At DMCNY's Silver Apples, Wientzen Calls for Better Policing
He outlined a few principles that marketers need to follow: trust, listen to and respect the consumer; the long-term view is generally the better one; and what he called the "60 Minutes" test.
"Is what you're doing something you would be happy to explain to Dan Rather or to one of the '60 Minutes' reporters?" asked Wientzen, who retired as CEO in August but still consults for the organization. "Would you be happy to explain your last promotion or your last business deal?"
More than 250 people attended the luncheon. Along with Wientzen, other DMers honored this year for 25 years of service to the New York direct marketing community:
· Kathy Duggan-Josephs, president of D-J Associates.
· Jonah Gitlitz, former president/CEO of the DMA.
· Linda Huntoon, executive vice president at Direct Media Inc.

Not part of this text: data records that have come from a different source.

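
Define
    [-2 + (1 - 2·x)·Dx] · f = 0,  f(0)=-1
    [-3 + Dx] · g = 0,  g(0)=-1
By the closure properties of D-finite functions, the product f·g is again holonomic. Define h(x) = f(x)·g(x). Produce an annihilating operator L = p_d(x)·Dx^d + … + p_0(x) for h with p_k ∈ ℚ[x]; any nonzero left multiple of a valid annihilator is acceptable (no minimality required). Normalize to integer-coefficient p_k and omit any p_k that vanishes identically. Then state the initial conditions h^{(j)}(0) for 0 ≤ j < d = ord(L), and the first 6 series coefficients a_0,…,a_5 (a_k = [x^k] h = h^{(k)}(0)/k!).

f: a_k = -1, -2, -4, -8, -16, -32, …
g: a_k = -1, -3, -9/2, -9/2, -27/8, -81/40, …
f·g: L₀ = L_f ⊗_s L_g, ord ≤ 1·1.
L = (5 - 6·x) + (-1 + 2·x)·Dx  (order 1).
h: a_k = 1, 5, 29/2, 67/2, 563/8, 5711/40, …
ICs: h(0) = 1.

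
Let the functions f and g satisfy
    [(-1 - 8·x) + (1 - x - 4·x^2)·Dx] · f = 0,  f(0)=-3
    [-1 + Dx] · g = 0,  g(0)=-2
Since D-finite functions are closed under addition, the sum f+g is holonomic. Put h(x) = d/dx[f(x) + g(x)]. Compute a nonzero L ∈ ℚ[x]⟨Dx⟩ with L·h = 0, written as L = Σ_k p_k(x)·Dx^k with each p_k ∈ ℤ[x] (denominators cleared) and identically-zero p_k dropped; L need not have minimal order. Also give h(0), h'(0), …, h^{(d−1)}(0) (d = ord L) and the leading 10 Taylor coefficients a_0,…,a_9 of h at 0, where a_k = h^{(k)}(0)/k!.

L = (44 + 466·x + 544·x^2 + 1728·x^3 + 384·x^4) + (-53 - 474·x - 599·x^2 - 1584·x^3 + 80·x^4 + 128·x^5)·Dx + (9 + 8·x + 55·x^2 - 144·x^3 - 464·x^4 - 128·x^5)·Dx^2  (order 2).
h: a_k = -5, -32, -82, -1045/3, -11701/12, -195481/60, -3333961/360, -70459201/2520, -1594313281/20160, -41308444801/181440, …
ICs: h(0) = -5, h′(0) = -32.

f: a_k = -3, -3, -15, -27, -87, -195, -543, -1323, -3495, -8787, …
g: a_k = -2, -2, -1, -1/3, -1/12, -1/60, -1/360, -1/2520, -1/20160, -1/181440, …
Weyl lclm of L_f,L_g ⇒ L₀ (ord ≤ 2).
h₀' ⇒ L via d/dx closure of L₀.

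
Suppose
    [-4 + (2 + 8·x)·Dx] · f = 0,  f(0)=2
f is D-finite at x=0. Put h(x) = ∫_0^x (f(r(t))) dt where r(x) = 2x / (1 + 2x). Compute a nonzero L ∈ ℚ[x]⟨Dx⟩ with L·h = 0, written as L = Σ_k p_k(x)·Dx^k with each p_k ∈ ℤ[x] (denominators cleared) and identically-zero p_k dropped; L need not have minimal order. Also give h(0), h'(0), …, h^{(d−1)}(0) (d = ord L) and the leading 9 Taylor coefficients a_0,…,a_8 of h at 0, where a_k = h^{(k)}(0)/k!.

f: a_k = 2, 4, -4, 8, -20, 56, -168, 528, -1716, …
Change of var in L_f (x↦r) gives L₀.
h=∫₀ˣh₀: take L = L₀·Dx.
L = -4·Dx + (1 + 12·x + 20·x^2)·Dx^2  (order 2).
h: a_k = 0, 2, 4, -32/3, 40, -192, 1088, -48128/7, 46784, …
ICs: h(0) = 0, h′(0) = 2.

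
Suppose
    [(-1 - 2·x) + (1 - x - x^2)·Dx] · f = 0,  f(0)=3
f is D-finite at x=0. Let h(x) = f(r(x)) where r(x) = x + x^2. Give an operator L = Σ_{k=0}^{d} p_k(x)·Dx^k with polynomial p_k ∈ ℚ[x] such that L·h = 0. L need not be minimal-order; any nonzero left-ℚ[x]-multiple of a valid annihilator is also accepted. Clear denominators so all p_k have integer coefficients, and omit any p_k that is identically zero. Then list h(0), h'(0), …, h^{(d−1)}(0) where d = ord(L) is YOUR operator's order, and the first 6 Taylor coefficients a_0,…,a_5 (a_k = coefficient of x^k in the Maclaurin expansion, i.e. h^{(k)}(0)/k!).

L = (1 + 4·x + 6·x^2 + 4·x^3) + (-1 + x + 2·x^2 + 2·x^3 + x^4)·Dx  (order 1).
h: a_k = 3, 3, 9, 21, 48, 111, …
ICs: h(0) = 3.

f: a_k = 3, 3, 6, 9, 15, 24, …
Substitute x→r, Dx→(1/r')Dx; clear ⇒ L₀.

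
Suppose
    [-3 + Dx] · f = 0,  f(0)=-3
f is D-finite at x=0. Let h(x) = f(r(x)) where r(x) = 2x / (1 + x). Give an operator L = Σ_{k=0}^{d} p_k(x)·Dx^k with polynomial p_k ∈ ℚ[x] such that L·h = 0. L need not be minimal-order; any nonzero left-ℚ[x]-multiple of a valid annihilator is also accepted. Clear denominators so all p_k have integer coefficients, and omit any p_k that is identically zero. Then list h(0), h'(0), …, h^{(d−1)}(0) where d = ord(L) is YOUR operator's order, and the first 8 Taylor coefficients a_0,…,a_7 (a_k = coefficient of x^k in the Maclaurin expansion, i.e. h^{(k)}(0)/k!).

f: a_k = -3, -9, -27/2, -27/2, -81/8, -243/40, -243/80, -729/560, …
h₀=f(r): pull back L_f along r ⇒ L₀.
L = -6 + (1 + 2·x + x^2)·Dx  (order 1).
h: a_k = -3, -18, -36, -18, 18, 18/5, -72/5, 342/35, …
ICs: h(0) = -3.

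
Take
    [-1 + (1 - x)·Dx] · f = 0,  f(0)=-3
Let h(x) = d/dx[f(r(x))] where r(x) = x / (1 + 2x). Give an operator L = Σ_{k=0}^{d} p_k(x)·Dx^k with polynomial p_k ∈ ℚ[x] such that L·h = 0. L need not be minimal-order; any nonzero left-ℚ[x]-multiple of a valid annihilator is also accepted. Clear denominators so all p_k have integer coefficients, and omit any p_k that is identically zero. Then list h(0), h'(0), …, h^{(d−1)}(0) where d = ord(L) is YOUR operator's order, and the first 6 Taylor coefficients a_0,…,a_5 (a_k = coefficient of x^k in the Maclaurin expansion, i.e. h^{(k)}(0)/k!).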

· Penny Vane, founder of Vane & Friends.
· Alan Zamchick, list director at Hachette Filipacchi.
· Corporate recipient The Horah Group.
In his acceptance speech, Wientzen also discussed his tenure leading the DMA.
"If anything, I would've pushed even harder in the ethics area," he said. "I'm sorry to say that I suspect I would have made the DMA more of a cop. I think oftentimes of the quote that essentially says, sometimes the unethical are passionate while the principled remain silent. We have an industry where the few, and I think it's very few, continue to hurt the many."

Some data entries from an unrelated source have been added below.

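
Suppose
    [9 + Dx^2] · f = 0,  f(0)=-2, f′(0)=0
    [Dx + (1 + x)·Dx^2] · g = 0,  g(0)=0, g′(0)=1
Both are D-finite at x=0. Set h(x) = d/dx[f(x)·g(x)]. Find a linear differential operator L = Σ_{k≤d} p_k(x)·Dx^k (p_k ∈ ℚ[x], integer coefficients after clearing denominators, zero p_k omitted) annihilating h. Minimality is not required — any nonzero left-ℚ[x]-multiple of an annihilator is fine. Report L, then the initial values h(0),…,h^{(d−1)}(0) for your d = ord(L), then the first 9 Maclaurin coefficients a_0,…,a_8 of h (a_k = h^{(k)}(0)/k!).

f: a_k = -2, 0, 9, 0, -27/4, 0, 81/40, 0, -729/2240, …
g: a_k = 0, 1, -1/2, 1/3, -1/4, 1/5, -1/6, 1/7, -1/8, …
L₀ := L_f ⊗_s L_g (sym. prod.), ord ≤ 4.
Differentiate: ansatz ord ≤ ord L₀ ⇒ L.
L = (13743 + 107892·x + 319302·x^2 + 475308·x^3 + 381267·x^4 + 157464·x^5 + 26244·x^6) + (4104 + 24192·x + 53460·x^2 + 56700·x^3 + 29160·x^4 + 5832·x^5)·Dx + (4020 + 27828·x + 76770·x^2 + 109512·x^3 + 85698·x^4 + 34992·x^5 + 5832·x^6)·Dx^2 + (456 + 2688·x + 5940·x^2 + 6300·x^3 + 3240·x^4 + 648·x^5)·Dx^3 + (277 + 1760·x + 4588·x^2 + 6300·x^3 + 4815·x^4 + 1944·x^5 + 324·x^6)·Dx^4  (order 4).
h: a_k = -2, 2, 25, -16, -83/4, 35/4, 361/40, -23/5, 1271/2240, …
ICs: h(0) = -2, h′(0) = 2, h′′(0) = 50, h′′′(0) = -96.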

Wientzen then offered a twist on the 80/20 rule, stating that at least 80 percent of those in the industry are honest vs. the 20 percent or less who routinely depend on deception, taking advantage of the less intelligent, the elderly, the greedy and the disadvantaged.
"They're clever to avoid the legal requirements of the new technology laws," he said. "This minority continue[s] to punish the vast majority in our industry who understand that it is more profitable in the long run to respect and to protect the consumer."
After asking, "What can we do?" he quoted the famous line from the movie "Network" -- "I'm mad as hell, and I'm not going to take it anymore."
Wientzen also urged attendees to take a stand and "challenge that very small minority. Tell their suppliers what they're doing. Tell the DMA. Even tell the appropriate authorities if you [are] motivated."
Duggan-Josephs, who began her DM career at Doubleday Book Clubs and founded D-J Associates in 1981, talked about the early '80s when "it cost less than $1,000 to set up a list business." She challenged those in the audience to "mentor just one person" because "it will make us all stronger and more successful."
Huntoon acknowledged in the middle of her speech that "I'm missing a page, and it's not a good page to be missing." Then she immediately transitioned to an emotional acknowledgment of "my partner, my alter ego and friend -- Chatty Teirstein. Chatty's worked with me for 20 years. She helped me raise my kids. When I was on the road she signed their papers. She is dedicated. She is organized. She is capable. Without her, I would have no career and I would be lost."
Teirstein is a senior account executive at Direct Media.
Richard Goldsmith, chairman of The Horah Group, joked that he clinched the corporate award by providing the beer at the organization's golf outing this year.
Vane, daughter of previous Silver Apple Award winner Peter Vane, mentioned passion and said "if you don't love what you're doing ... get out. But if you do, this club and this industry needs you."